Orange Alert

SU physicist aids in discovery of predicting breaking points in disordered solids

Discovery published in Physical Review Letters

Sept. 1, 2011, by Staff Reports

The left panel shows weak points in glass identified in advance using a theoretical model created by Syracuse University physicist Lisa Manning.  The right panel shows the actual weak spots from experimental data.
The left panel shows weak points in glass identified in advance using a theoretical model created by Syracuse University physicist Lisa Manning. The right panel shows the actual weak spots from experimental data.

Editor's Note: The information below was provided by Pennsylvania State University Science News Officer Evan Lerner

In solid materials with regular atomic structures, figuring out where the material will break under stress is relatively easy. But for disordered solids, like glass or sand, their disordered structure makes such predictions a more daunting task.

A collaboration of researchers has combined a theoretical model with a first-of-its kind experiment to demonstrate a novel method for identifying “soft spots” in such materials. The findings of physicists from Syracuse University and the University of Pennsylvania, which are published online in separate studies in Physical Review Letters, may lead to a better understanding of the principles that govern the responses of materials under stress, ranging from failure of glass to earthquakes and avalanches.

Lisa Manning, newly appointed to the physics department in SU’s College of Arts and Sciences, described the theoretical model with Andrea J. Liu, professor of physics in Penn’s School of Arts and Sciences. Manning’s work on the study was done while she was a Postdoctoral Fellow at Princeton University’s Center for Theoretical Science. Professor Arjun G. Yodh of the University of Pennsylvania led the team that did the experimental research.

For materials with well-ordered, crystalline internal structures, such as diamonds or most metals, identifying soft spots is easy; weak, disordered sections stick out like a sore thumb, the researchers say.

“In perfect crystalline materials, atoms are in well-defined positions,” Yodh says. “If you give me the position of one atom, I can tell you the position of another with precision. There’s also a well defined theory about what’s happening with defects in crystals when stresses are applied to them.”

The same is not true for disordered solids, such as glass and sand. With physical structure a dead end for identifying soft spots in disordered solids, the physicists turned to another property: vibration. Particles that make up solid matter are constantly vibrating. And like the different tones of guitar strings, particles vibrate in many different ways, known as “vibration modes.” 

For crystalline materials, the regular patterns of atoms lead to uniform patterns of vibrations. In contrast, with disordered materials, particles in different regions vibrate differently, producing some new and different vibration modes, particularly at low frequencies.

Manning and Liu developed a simulation to test this kind of correlation under idealized conditions.
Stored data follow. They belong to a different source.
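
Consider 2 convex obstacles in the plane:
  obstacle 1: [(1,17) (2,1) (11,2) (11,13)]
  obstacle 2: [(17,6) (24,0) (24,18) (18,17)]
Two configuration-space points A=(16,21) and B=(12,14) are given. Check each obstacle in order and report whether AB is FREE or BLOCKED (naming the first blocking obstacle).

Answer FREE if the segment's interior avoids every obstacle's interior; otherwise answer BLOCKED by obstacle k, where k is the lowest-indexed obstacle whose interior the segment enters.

FREE

Obstacle 1 [(1,17) (2,1) (11,2) (11,13)]:
  edge (1,17)–(2,1): clear
  edge (2,1)–(11,2): clear
  edge (11,2)–(11,13): clear
  edge (11,13)–(1,17): clear
  midpoint (14,35/2) outside
  → clear
Obstacle 2 [(17,6) (24,0) (24,18) (18,17)]:
  edge (17,6)–(24,0): clear
  edge (24,0)–(24,18): clear
  edge (24,18)–(18,17): clear
  edge (18,17)–(17,6): clear
  midpoint (14,35/2) outside
  → clear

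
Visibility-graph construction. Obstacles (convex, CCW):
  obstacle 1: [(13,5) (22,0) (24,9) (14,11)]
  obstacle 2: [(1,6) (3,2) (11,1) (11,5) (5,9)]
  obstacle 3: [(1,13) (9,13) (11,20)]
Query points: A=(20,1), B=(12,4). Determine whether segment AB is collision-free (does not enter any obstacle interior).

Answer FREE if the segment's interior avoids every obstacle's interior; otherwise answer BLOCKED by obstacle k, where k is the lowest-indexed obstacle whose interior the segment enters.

Obstacle 1 [(13,5) (22,0) (24,9) (14,11)]:
  edge (13,5)–(22,0): clear
  edge (22,0)–(24,9): clear
  edge (24,9)–(14,11): clear
  edge (14,11)–(13,5): clear
  midpoint (16,5/2) outside
  → clear
Obstacle 2 [(1,6) (3,2) (11,1) (11,5) (5,9)]:
  edge (1,6)–(3,2): clear
  edge (3,2)–(11,1): clear
  edge (11,1)–(11,5): clear
  edge (11,5)–(5,9): clear
  edge (5,9)–(1,6): clear
  midpoint (16,5/2) outside
  → clear
Obstacle 3 [(1,13) (9,13) (11,20)]:
  edge (1,13)–(9,13): clear
  edge (9,13)–(11,20): clear
  edge (11,20)–(1,13): clear
  midpoint (16,5/2) outside
  → clear

FREE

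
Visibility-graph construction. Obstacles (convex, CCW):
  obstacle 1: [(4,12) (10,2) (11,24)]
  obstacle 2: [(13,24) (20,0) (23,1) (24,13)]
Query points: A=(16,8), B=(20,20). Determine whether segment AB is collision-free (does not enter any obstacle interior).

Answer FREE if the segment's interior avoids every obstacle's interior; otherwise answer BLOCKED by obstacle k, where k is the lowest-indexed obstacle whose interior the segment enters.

BLOCKED by obstacle 2

Obstacle 1 [(4,12) (10,2) (11,24)]:
  edge (4,12)–(10,2): clear
  edge (10,2)–(11,24): clear
  edge (11,24)–(4,12): clear
  midpoint (18,14) outside
  → clear
Obstacle 2 [(13,24) (20,0) (23,1) (24,13)]:
  edge (13,24)–(20,0): crosses AB
  edge (20,0)–(23,1): clear
  edge (23,1)–(24,13): clear
  edge (24,13)–(13,24): crosses AB
  → BLOCKED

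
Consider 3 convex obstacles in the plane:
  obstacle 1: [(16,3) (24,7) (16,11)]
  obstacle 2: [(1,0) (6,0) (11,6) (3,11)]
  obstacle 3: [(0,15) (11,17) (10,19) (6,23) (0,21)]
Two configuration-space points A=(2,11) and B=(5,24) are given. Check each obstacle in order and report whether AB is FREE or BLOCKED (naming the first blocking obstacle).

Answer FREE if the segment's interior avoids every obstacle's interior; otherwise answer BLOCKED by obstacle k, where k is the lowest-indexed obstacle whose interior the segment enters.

BLOCKED by obstacle 3

Obstacle 1 [(16,3) (24,7) (16,11)]:
  edge (16,3)–(24,7): clear
  edge (24,7)–(16,11): clear
  edge (16,11)–(16,3): clear
  midpoint (7/2,35/2) outside
  → clear
Obstacle 2 [(1,0) (6,0) (11,6) (3,11)]:
  edge (1,0)–(6,0): clear
  edge (6,0)–(11,6): clear
  edge (11,6)–(3,11): clear
  edge (3,11)–(1,0): clear
  midpoint (7/2,35/2) outside
  → clear
Obstacle 3 [(0,15) (11,17) (10,19) (6,23) (0,21)]:
  edge (0,15)–(11,17): crosses AB
  edge (11,17)–(10,19): clear
  edge (10,19)–(6,23): clear
  edge (6,23)–(0,21): crosses AB
  edge (0,21)–(0,15): clear
  → BLOCKED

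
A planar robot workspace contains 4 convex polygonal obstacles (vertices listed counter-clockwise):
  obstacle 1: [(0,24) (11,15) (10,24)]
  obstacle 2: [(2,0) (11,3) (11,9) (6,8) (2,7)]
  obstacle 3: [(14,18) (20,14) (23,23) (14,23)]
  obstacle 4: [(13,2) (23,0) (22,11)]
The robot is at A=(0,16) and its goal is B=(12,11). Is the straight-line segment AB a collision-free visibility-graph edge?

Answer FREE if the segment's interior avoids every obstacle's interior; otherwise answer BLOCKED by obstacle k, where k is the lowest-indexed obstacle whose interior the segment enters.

Obstacle 1 [(0,24) (11,15) (10,24)]:
  edge (0,24)–(11,15): clear
  edge (11,15)–(10,24): clear
  edge (10,24)–(0,24): clear
  midpoint (6,27/2) outside
  → clear
Obstacle 2 [(2,0) (11,3) (11,9) (6,8) (2,7)]:
  edge (2,0)–(11,3): clear
  edge (11,3)–(11,9): clear
  edge (11,9)–(6,8): clear
  edge (6,8)–(2,7): clear
  edge (2,7)–(2,0): clear
  midpoint (6,27/2) outside
  → clear
Obstacle 3 [(14,18) (20,14) (23,23) (14,23)]:
  edge (14,18)–(20,14): clear
  edge (20,14)–(23,23): clear
  edge (23,23)–(14,23): clear
  edge (14,23)–(14,18): clear
  midpoint (6,27/2) outside
  → clear
Obstacle 4 [(13,2) (23,0) (22,11)]:
  edge (13,2)–(23,0): clear
  edge (23,0)–(22,11): clear
  edge (22,11)–(13,2): clear
  midpoint (6,27/2) outside
  → clear

FREE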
They were able to show that certain regions highlighted by low frequency vibration modes acted like defects in disorganized materials and that these defects were good candidates for where the material would fail under stress.  
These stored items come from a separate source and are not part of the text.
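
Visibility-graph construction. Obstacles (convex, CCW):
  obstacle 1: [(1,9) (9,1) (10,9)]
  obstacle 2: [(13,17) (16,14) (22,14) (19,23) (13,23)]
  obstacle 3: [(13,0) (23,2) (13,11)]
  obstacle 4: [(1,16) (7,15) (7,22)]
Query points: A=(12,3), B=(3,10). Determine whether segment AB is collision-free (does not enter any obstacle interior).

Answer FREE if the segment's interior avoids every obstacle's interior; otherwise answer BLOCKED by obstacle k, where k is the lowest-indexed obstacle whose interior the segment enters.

BLOCKED by obstacle 1

Obstacle 1 [(1,9) (9,1) (10,9)]:
  edge (1,9)–(9,1): clear
  edge (9,1)–(10,9): crosses AB
  edge (10,9)–(1,9): crosses AB
  → BLOCKED
Obstacle 2 [(13,17) (16,14) (22,14) (19,23) (13,23)]:
  edge (13,17)–(16,14): clear
  edge (16,14)–(22,14): clear
  edge (22,14)–(19,23): clear
  edge (19,23)–(13,23): clear
  edge (13,23)–(13,17): clear
  midpoint (15/2,13/2) outside
  → clear
Obstacle 3 [(13,0) (23,2) (13,11)]:
  edge (13,0)–(23,2): clear
  edge (23,2)–(13,11): clear
  edge (13,11)–(13,0): clear
  midpoint (15/2,13/2) outside
  → clear
Obstacle 4 [(1,16) (7,15) (7,22)]:
  edge (1,16)–(7,15): clear
  edge (7,15)–(7,22): clear
  edge (7,22)–(1,16): clear
  midpoint (15/2,13/2) outside
  → clear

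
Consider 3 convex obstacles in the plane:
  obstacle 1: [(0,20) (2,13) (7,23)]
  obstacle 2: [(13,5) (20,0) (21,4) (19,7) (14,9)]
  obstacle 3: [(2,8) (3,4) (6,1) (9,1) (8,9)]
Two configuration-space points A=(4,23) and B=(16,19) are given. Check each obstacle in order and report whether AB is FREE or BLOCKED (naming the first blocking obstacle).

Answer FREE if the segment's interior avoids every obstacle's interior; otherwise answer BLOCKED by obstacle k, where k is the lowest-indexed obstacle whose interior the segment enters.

BLOCKED by obstacle 1

Obstacle 1 [(0,20) (2,13) (7,23)]:
  edge (0,20)–(2,13): clear
  edge (2,13)–(7,23): crosses AB
  edge (7,23)–(0,20): crosses AB
  → BLOCKED
Obstacle 2 [(13,5) (20,0) (21,4) (19,7) (14,9)]:
  edge (13,5)–(20,0): clear
  edge (20,0)–(21,4): clear
  edge (21,4)–(19,7): clear
  edge (19,7)–(14,9): clear
  edge (14,9)–(13,5): clear
  midpoint (10,21) outside
  → clear
Obstacle 3 [(2,8) (3,4) (6,1) (9,1) (8,9)]:
  edge (2,8)–(3,4): clear
  edge (3,4)–(6,1): clear
  edge (6,1)–(9,1): clear
  edge (9,1)–(8,9): clear
  edge (8,9)–(2,8): clear
  midpoint (10,21) outside
  → clear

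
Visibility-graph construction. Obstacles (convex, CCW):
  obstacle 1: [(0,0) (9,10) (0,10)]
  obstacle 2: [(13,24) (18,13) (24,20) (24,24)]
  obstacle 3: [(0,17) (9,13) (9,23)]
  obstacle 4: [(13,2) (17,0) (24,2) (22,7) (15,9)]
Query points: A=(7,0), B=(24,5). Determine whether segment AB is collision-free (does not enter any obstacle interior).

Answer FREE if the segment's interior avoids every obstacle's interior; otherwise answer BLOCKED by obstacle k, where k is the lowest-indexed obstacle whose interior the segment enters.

BLOCKED by obstacle 4

Obstacle 1 [(0,0) (9,10) (0,10)]:
  edge (0,0)–(9,10): clear
  edge (9,10)–(0,10): clear
  edge (0,10)–(0,0): clear
  midpoint (31/2,5/2) outside
  → clear
Obstacle 2 [(13,24) (18,13) (24,20) (24,24)]:
  edge (13,24)–(18,13): clear
  edge (18,13)–(24,20): clear
  edge (24,20)–(24,24): clear
  edge (24,24)–(13,24): clear
  midpoint (31/2,5/2) outside
  → clear
Obstacle 3 [(0,17) (9,13) (9,23)]:
  edge (0,17)–(9,13): clear
  edge (9,13)–(9,23): clear
  edge (9,23)–(0,17): clear
  midpoint (31/2,5/2) outside
  → clear
Obstacle 4 [(13,2) (17,0) (24,2) (22,7) (15,9)]:
  edge (13,2)–(17,0): crosses AB
  edge (17,0)–(24,2): clear
  edge (24,2)–(22,7): crosses AB
  edge (22,7)–(15,9): clear
  edge (15,9)–(13,2): clear
  → BLOCKED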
“We showed, for the first time, a correlation between the soft spot population and rearrangements under stress,” Manning says. “This is something people have been looking for over the past 30 or 40 years.”

Though the success of the simulation was an exciting result by itself, it was only a first step. Real-world systems have additional layers of complexity, notably temperature and related thermal fluctuations that can rapidly change the interactions between neighboring particles and thus the system’s vibrational patterns.  

“It was not at all obvious that the soft spots we found in the simulation would still exist in the presence of thermal fluctuations, which are unavoidable in the real world,” Liu says. “Thermal fluctuations, for example, might have caused the soft spots to be wiped out too rapidly to be used for analysis.”

To see if this was the case, Yodh’s research team developed a novel way to test the findings of the simulation. At the core of the experiment was a colloidal glass, an effectively two-dimensional material consisting of a single disordered layer of soft plastic particles packed tightly together.

By analyzing video of the particles’ motion in the colloidal glass as observed under a microscope, the researchers calculated the vibrational patterns and then used Manning and Liu’s model to locate regions vulnerable to rearrangement once the glass was put under stress. They found a consistency between the weak spots predicted by the model and that which was found in the experiment. The experiment thus provides a new basis — low frequency vibration modes — for analyzing real-world disordered solids. Disordered solids are much more common than ordered ones, so having a working theory of how, why and where they break has many potential applications. 

 “You can bend a metal spoon, but you can’t bend one made out of glass without breaking it.  If you can understand how disordered solids fail, you might be able to make them tougher,” Yodh says.

The research was funded by the National Science Foundation, the Penn Materials Research Science and Engineering Center, Princeton’s Center for Theoretical Science, NASA, and the U.S. Department of Energy.